The realisation that the Aboriginal community survived colonisation has added to this gradual expansion of consciousness, fed by the political voices of Michael Mansell and Heather Sculthorpe, the artistic expressions of Julie Gough and Ricky Maynard, and the words of the likes of Jim Everett, Greg Lehman, Patsy Cameron and Graham Maynard.
A veritable explosion of artists, such as Richard Wastell, Michael McWilliams and Michaye Boulter (whose brilliant exhibition is now on at Bett Gallery in Hobart), is looking more honestly and deeply at this island’s heart than ever before.
This movement has permeated Tasmanian architecture, where some building design is now being informed by the features of a local site, the Tasmanian landscape around it and the ecosystems into which it fits.
Forward-thinking timber workers and designers, such as furniture-maker Kevin Perkins, boatbuilder Ian Johnston and sculptor Peter Adams, for decades railed against clearing and burning native forests in favour of selective logging. They argued that Tasmanian timber was so precious it should be expensive and used only for work of the very finest standard, which should demand high prices to match.
Sadly, the woodchip industry — one of the most ruinous, ill-conceived ideas imported to the island — sent much of that valuable resource overseas, often to be turned into toilet paper.
This movement is not subterranean, but marches ahead regardless of the ruling paradigm of the day because it is largely personal and private. It’s about introspecting honestly about who we are and where we are, and appreciating.

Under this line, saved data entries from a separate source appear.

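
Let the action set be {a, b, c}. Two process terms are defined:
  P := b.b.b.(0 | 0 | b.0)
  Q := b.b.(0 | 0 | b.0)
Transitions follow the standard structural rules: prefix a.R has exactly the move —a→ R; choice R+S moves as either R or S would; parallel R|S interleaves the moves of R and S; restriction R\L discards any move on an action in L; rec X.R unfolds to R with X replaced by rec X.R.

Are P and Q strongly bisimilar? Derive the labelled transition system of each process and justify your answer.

P's transition system — 5 states:
  u0 = b.b.b.(0 | 0 | b.0) :: -b-> u1
  u1 = b.b.(0 | 0 | b.0) :: -b-> u2
  u2 = b.(0 | 0 | b.0) :: -b-> u3
  u3 = 0 | 0 | b.0 :: -b-> u4
  u4 = 0 | 0 | 0 :: stopped
Q's transition system — 4 states:
  v0 = b.b.(0 | 0 | b.0) :: -b-> v1
  v1 = b.(0 | 0 | b.0) :: -b-> v2
  v2 = 0 | 0 | b.0 :: -b-> v3
  v3 = 0 | 0 | 0 :: stopped
Partition-refinement fixed point:
  B0 = {u0}
  B1 = {u1, v0}
  B2 = {u2, v1}
  B3 = {u3, v2}
  B4 = {u4, v3}
u0 ∈ B0, v0 ∈ B1 → different blocks

P ≁ Q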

It is only when you know of the millennia of geological factors that combined to create Lake Pedder and its inland beach, and the attendant realisation the pink quartz sands were there long before humankind walked to this ancient torn-free chunk of Gondwanaland 45,000 years ago, that you can grasp the extent of its loss.
It is only by realising the land on which we stand is more than just scenery to be preserved as a backdrop for humanity. Lake Pedder’s beach existed for millennia without the trace of a human footstep.
Our survival depends on getting to know, and learning to love, our island home as it is, and in designing our lifestyle, economy, transport and businesses around it.
We need to see the beauty in a lapwing chick, to marvel at the gliding stealth of a southern eagle ray, to rejoice at the sound of millions of soldier crabs blowing bubbles, and to laugh at the antics of galahs, cockatoos and rosellas. We need to be fascinated by the functioning of wetlands, the snow on the mountain, the coming and going of lagoons, and the awkward fluffy innocence of cygnets.
We need to move beyond taming this island and instead to thinking about how we, as a people, can adapt to it and learn to learn to live with it.